A similar controversy surrounds the English name Murderkill, which is still in use today. The name dates back to the mid-17th century, when the Dutch and the Swedes had settlements along the Delaware River (then known as the Zuydt Rivier, or South River). Kill or kil meant creek, but the origin of the name Murder Creek is a bit more complicated.

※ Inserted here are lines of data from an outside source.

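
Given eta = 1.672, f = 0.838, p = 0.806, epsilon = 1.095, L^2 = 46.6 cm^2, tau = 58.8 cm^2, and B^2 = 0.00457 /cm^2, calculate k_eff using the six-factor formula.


k_inf = eta*f*p*eps = 1.672*0.838*0.806*1.095 = 1.236601
P_TNL = 1/(1 + L^2*B^2) = 1/(1 + 46.6*0.00457) = 0.8244281
P_FNL = exp(-B^2*tau) = exp(-0.00457*58.8) = 0.7643603
k_eff = k_inf * P_TNL * P_FNL = 1.236601 * 0.8244281 * 0.7643603
k_eff = 0.77926

0.77926


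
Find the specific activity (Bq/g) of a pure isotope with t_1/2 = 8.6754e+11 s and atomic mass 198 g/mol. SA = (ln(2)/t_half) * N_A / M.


lambda = ln(2) / t_half = ln(2) / 8.6754e+11 = 7.989801e-13 /s
SA = lambda * N_A / M
SA = 7.989801e-13 * 6.022e23 / 198
SA = 2.4300e+09 Bq/g

2.4300e+09


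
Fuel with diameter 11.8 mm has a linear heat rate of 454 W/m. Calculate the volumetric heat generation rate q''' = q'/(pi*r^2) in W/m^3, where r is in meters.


r = D / 2 / 1000 = 11.8 / 2 / 1000 = 0.0059 m
q''' = q' / (pi * r^2)
q''' = 454 / (pi * 0.0059^2)
q''' = 4.1515e+06 W/m^3

4.1515e+06


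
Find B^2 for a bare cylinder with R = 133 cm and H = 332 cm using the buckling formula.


B^2 = (2.405/R)^2 + (pi/H)^2
B^2 = (2.405/133)^2 + (pi/332)^2
B^2 = 4.1653e-04 /cm^2

4.1653e-04


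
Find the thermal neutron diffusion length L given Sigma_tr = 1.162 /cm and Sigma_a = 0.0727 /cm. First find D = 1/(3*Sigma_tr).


D = 1 / (3 * Sigma_tr) = 1 / (3 * 1.162) = 0.2868617 cm
L = sqrt(D / Sigma_a)
L = sqrt(0.2868617 / 0.0727)
L = 1.9864 cm

1.9864


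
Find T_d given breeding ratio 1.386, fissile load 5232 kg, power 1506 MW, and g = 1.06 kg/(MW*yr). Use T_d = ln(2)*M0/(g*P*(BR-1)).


Breeding gain G = BR - 1 = 1.386 - 1 = 0.386
Fissile production rate = g * P * G = 1.06 * 1506 * 0.386 = 616.19496 kg/yr
T_d = ln(2) * M0 / (g * P * G)
T_d = ln(2) * 5232 / 616.19496 = 5.8854 yr

5.8854


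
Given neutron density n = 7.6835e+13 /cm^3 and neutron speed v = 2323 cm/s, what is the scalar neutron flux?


phi = n * v
phi = 7.6835e+13 * 2323
phi = 1.7849e+17 /cm^2/s

1.7849e+17


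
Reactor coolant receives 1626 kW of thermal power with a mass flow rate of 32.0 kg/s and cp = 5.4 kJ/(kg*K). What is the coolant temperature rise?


dT = Q / (m_dot * cp)
dT = 1626 / (32.0 * 5.4)
dT = 9.4097 C

9.4097


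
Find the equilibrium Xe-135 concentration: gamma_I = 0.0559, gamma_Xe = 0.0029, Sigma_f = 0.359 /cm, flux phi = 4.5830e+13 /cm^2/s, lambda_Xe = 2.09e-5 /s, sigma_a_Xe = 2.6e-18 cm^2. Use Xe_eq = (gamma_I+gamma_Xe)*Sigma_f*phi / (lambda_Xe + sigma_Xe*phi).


Xe_eq = (gamma_I + gamma_Xe) * Sigma_f * phi / (lambda_Xe + sigma_Xe * phi)
Numerator = (0.0559 + 0.0029) * 0.359 * 4.5830e+13 = 9.674346e+11
Denominator = 2.09e-5 + 2.6e-18 * 4.5830e+13 = 1.400580e-04
Xe_eq = 9.674346e+11 / 1.400580e-04 = 6.9074e+15 /cm^3

6.9074e+15


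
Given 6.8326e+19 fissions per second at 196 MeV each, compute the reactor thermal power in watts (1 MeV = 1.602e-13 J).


P = fission_rate * E_MeV * 1.602e-13
P = 6.8326e+19 * 196 * 1.602e-13
P = 2.1454e+09 W

2.1454e+09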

Confusingly, the river and associated sites (e.g., a Quaker meeting house) were called both Murtherkill and Motherkill (sometimes substituting the suffix -kiln), murther being an archaic term for murder. This lends some credence to the theory that the Dutch originally named the creek Moeder Kill or Mother Creek, which has been advanced in the News Journal and elsewhere. The similarity between moeder and murder is undeniable, but I think the admittedly limited evidence suggests that the creek was named after murder (for whatever reason); therefore the English names Murtherkill and Murderkill are accurate successors, and it is Motherkill that was the corruption.

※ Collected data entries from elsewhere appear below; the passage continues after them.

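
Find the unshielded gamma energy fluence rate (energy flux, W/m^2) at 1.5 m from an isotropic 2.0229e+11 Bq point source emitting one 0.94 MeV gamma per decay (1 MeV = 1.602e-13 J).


psi = A * E * 1.602e-13 / (4*pi*r^2)
psi = 2.0229e+11 * 0.94 * 1.602e-13 / (4*pi*1.5^2)
psi = 0.0010774 W/m^2

0.0010774


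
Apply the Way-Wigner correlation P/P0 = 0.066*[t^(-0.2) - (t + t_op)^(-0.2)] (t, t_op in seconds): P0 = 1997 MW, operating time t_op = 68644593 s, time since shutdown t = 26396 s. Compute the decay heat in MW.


P/P0 = 0.066 * [t^(-0.2) - (t + t_op)^(-0.2)]
P/P0 = 0.066 * [26396^(-0.2) - (26396 + 68644593)^(-0.2)]
P/P0 = 0.066 * [0.1305246 - 0.02707979] = 0.006827357
P = 1997 * 0.006827357 = 13.634 MW

13.634


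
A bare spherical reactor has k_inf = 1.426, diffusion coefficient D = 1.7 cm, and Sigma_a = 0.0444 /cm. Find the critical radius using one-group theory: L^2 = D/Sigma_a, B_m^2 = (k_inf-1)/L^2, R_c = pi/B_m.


L^2 = D / Sigma_a = 1.7 / 0.0444 = 38.28829 cm^2
B_m^2 = (k_inf - 1) / L^2 = (1.426 - 1) / 38.28829 = 0.01112612 /cm^2
For a bare sphere: B_g = pi/R, so R_c = pi / sqrt(B_m^2)
R_c = pi / sqrt(0.01112612) = 29.784 cm

29.784


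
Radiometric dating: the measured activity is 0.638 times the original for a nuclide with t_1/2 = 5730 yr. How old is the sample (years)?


lambda = ln(2) / t_half = ln(2) / 5730 = 1.209681e-04 /yr
t = -ln(A/A0) / lambda
t = -ln(0.638) / 1.209681e-04
t = 3715.2 yr

3715.2


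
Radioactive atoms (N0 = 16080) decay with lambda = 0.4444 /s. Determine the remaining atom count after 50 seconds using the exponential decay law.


N = N0 * exp(-lambda * t)
N = 16080 * exp(-0.4444 * 50)
N = 3.5997e-06

3.5997e-06


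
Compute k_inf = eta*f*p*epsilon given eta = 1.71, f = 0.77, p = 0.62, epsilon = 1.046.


k_inf = eta * f * p * epsilon
k_inf = 1.71 * 0.77 * 0.62 * 1.046
k_inf = 0.85391

0.85391


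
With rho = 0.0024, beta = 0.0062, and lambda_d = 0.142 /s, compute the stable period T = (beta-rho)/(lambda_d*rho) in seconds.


T = (beta - rho) / (lambda_d * rho)
T = (0.0062 - 0.0024) / (0.142 * 0.0024)
T = 11.150 s

11.150


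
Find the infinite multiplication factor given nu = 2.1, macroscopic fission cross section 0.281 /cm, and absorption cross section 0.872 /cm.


k_inf = nu * Sigma_f / Sigma_a
k_inf = 2.1 * 0.281 / 0.872
k_inf = 0.67672

0.67672


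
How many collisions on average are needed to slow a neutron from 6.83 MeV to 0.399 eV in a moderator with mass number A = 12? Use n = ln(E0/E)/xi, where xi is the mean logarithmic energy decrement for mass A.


xi = 1 + (A-1)^2/(2A)*ln((A-1)/(A+1)) = 0.1577690 (for A = 12)
n = ln(E0/E) / xi
n = ln(6.83e6 / 0.399) / 0.1577690
n = ln(1.711779e+07) / 0.1577690 = 105.57

105.57


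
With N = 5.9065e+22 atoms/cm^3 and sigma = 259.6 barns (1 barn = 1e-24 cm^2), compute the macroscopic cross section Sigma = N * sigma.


Sigma = N * sigma_barns * 1e-24
Sigma = 5.9065e+22 * 259.6 * 1e-24
Sigma = 15.333 /cm

15.333


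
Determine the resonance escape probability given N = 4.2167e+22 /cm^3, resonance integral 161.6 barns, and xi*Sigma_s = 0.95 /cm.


p = exp(-N * I * 1e-24 / (xi*Sigma_s))
p = exp(-4.2167e+22 * 161.6 * 1e-24 / 0.95)
p = 7.6715e-04

7.6715e-04


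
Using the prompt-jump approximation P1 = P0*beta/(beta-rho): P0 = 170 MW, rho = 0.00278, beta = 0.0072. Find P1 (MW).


P1/P0 = beta / (beta - rho)
P1/P0 = 0.0072 / (0.0072 - 0.00278) = 1.628959
P1 = 170 * 1.628959 = 276.92 MW

276.92


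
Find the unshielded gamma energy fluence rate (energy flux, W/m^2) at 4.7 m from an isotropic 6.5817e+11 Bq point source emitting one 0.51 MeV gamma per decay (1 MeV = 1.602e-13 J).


psi = A * E * 1.602e-13 / (4*pi*r^2)
psi = 6.5817e+11 * 0.51 * 1.602e-13 / (4*pi*4.7^2)
psi = 1.9372e-04 W/m^2

1.9372e-04


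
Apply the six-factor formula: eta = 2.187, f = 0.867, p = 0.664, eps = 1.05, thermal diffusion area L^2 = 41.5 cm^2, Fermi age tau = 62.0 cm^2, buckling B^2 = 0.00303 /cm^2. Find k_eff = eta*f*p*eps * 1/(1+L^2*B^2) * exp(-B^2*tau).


k_inf = eta*f*p*eps = 2.187*0.867*0.664*1.05 = 1.321981
P_TNL = 1/(1 + L^2*B^2) = 1/(1 + 41.5*0.00303) = 0.8883006
P_FNL = exp(-B^2*tau) = exp(-0.00303*62.0) = 0.8287307
k_eff = k_inf * P_TNL * P_FNL = 1.321981 * 0.8883006 * 0.8287307
k_eff = 0.97319

0.97319


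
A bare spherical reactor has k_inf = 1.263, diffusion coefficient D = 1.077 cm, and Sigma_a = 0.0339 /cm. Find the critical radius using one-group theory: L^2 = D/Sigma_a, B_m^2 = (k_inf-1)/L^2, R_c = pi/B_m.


L^2 = D / Sigma_a = 1.077 / 0.0339 = 31.76991 cm^2
B_m^2 = (k_inf - 1) / L^2 = (1.263 - 1) / 31.76991 = 0.008278273 /cm^2
For a bare sphere: B_g = pi/R, so R_c = pi / sqrt(B_m^2)
R_c = pi / sqrt(0.008278273) = 34.529 cm

34.529


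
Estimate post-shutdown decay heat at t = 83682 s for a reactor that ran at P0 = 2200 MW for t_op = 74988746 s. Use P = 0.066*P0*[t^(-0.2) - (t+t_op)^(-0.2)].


P/P0 = 0.066 * [t^(-0.2) - (t + t_op)^(-0.2)]
P/P0 = 0.066 * [83682^(-0.2) - (83682 + 74988746)^(-0.2)]
P/P0 = 0.066 * [0.1036272 - 0.02660136] = 0.005083705
P = 2200 * 0.005083705 = 11.184 MW

11.184


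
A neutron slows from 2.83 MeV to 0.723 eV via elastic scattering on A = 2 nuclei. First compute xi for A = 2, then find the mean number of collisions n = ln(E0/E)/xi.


xi = 1 + (A-1)^2/(2A)*ln((A-1)/(A+1)) = 0.7253469 (for A = 2)
n = ln(E0/E) / xi
n = ln(2.83e6 / 0.723) / 0.7253469
n = ln(3.914246e+06) / 0.7253469 = 20.928

20.928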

The earliest written form of the name comes from the Swedes. Peter Lindstrom’s map of New Sweden, generally agreed to date to the 1650s, includes a waterway labeled Mordare Kijhlen — or, in English, Murderer Creek. The name Moeder Kill or anything similar simply does not appear in any records of the time.

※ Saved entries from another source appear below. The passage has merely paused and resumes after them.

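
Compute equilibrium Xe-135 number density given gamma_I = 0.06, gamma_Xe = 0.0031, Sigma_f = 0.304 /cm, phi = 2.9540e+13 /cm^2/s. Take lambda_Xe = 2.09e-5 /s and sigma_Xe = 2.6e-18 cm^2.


Xe_eq = (gamma_I + gamma_Xe) * Sigma_f * phi / (lambda_Xe + sigma_Xe * phi)
Numerator = (0.06 + 0.0031) * 0.304 * 2.9540e+13 = 5.666481e+11
Denominator = 2.09e-5 + 2.6e-18 * 2.9540e+13 = 9.770400e-05
Xe_eq = 5.666481e+11 / 9.770400e-05 = 5.7996e+15 /cm^3

5.7996e+15


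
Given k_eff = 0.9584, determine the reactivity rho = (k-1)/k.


rho = (k_eff - 1) / k_eff
rho = (0.9584 - 1) / 0.9584
rho = -0.043406

-0.043406


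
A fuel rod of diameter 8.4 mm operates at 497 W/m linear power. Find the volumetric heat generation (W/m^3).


r = D / 2 / 1000 = 8.4 / 2 / 1000 = 0.0042 m
q''' = q' / (pi * r^2)
q''' = 497 / (pi * 0.0042^2)
q''' = 8.9683e+06 W/m^3

8.9683e+06


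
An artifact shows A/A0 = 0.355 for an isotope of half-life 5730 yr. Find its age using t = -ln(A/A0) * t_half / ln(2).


lambda = ln(2) / t_half = ln(2) / 5730 = 1.209681e-04 /yr
t = -ln(A/A0) / lambda
t = -ln(0.355) / 1.209681e-04
t = 8561.2 yr

8561.2


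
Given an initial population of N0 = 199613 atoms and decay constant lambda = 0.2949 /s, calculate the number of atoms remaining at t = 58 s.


N = N0 * exp(-lambda * t)
N = 199613 * exp(-0.2949 * 58)
N = 0.0074461

0.0074461


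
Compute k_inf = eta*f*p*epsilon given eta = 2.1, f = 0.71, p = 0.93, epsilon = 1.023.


k_inf = eta * f * p * epsilon
k_inf = 2.1 * 0.71 * 0.93 * 1.023
k_inf = 1.4185

1.4185


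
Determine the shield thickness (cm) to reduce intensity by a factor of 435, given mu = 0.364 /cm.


x = ln(factor) / mu
x = ln(435) / 0.364
x = 16.691 cm

16.691


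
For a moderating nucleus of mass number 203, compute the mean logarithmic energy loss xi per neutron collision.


xi = 1 + (A-1)^2/(2A) * ln((A-1)/(A+1))
xi = 1 + (203-1)^2/(2*203) * ln((203-1)/(203 +1))
xi = 0.0098199

0.0098199


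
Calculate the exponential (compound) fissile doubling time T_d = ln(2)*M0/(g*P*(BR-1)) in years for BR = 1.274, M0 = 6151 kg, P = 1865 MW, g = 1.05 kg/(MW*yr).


Breeding gain G = BR - 1 = 1.274 - 1 = 0.274
Fissile production rate = g * P * G = 1.05 * 1865 * 0.274 = 536.5605 kg/yr
T_d = ln(2) * M0 / (g * P * G)
T_d = ln(2) * 6151 / 536.5605 = 7.9461 yr

7.9461


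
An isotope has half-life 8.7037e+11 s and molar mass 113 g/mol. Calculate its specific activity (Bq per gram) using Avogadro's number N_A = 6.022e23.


lambda = ln(2) / t_half = ln(2) / 8.7037e+11 = 7.963822e-13 /s
SA = lambda * N_A / M
SA = 7.963822e-13 * 6.022e23 / 113
SA = 4.2441e+09 Bq/g

4.2441e+09


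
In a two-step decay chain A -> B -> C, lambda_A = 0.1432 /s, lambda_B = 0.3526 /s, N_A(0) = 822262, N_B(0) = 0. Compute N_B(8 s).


N_B(t) = lambda_A * N_A0 / (lambda_B - lambda_A) * [exp(-lambda_A*t) - exp(-lambda_B*t)]
exp(-0.1432*8) = 0.3180330; exp(-0.3526*8) = 0.05955828
N_B = 0.1432 * 822262 / (0.3526 - 0.1432) * (0.3180330 - 0.05955828)
N_B = 145343

145343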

Following the English occupation of the territory in the 1660s, the name became Murther-kill, the English “murther” being an accurate translation of the Swedish mordar. This is the earliest English name for the waterway; Motherkill came later.
I believe it was the name and pronunciation of Murtherkill which gave birth to the alternative name Motherkill or Motherkiln. A number of traveling Quakers wrote of visiting the Motherkill or Motherkiln meeting during the mid- to late 1700s. Yet the names Murtherkill and Murderkill also appear in records of that era. Although I haven’t examined all of the sources in which the various names appear, based on those I’ve read it seems like locals and official records tended to use Murtherkill or Murderkill more often, which visiting preachers and the like may have misheard as Motherkill. For example, William Reckitt mentioned attending a meeting at Motherkill in 1758. In 1763, Daniel Stanton recorded the name as Mother-kiln, and in 1766, John Woolman spelled the name Motherkill. Job Scott recorded the name Mother-kill as late as 1790, yet the local abolitionist Warner Mifflin mentioned the Murtherkill Meeting in 1797. Generally speaking, the creek or river tended to be called Murderkill more often than the other variations during this period, and it is this name that survives to this day.
As to why the Dutch and/or Swedes named a creek after murder or murderers, vague legends involving a massacre of the local Indians have surfaced in sources of questionable reliability, but even the earliest references to these legends seem highly speculative, and were perhaps more an attempt to explain an odd name than to preserve genuine traditions. The possible stories behind both Murderkill and Whorekill might be worthy of a future post or two.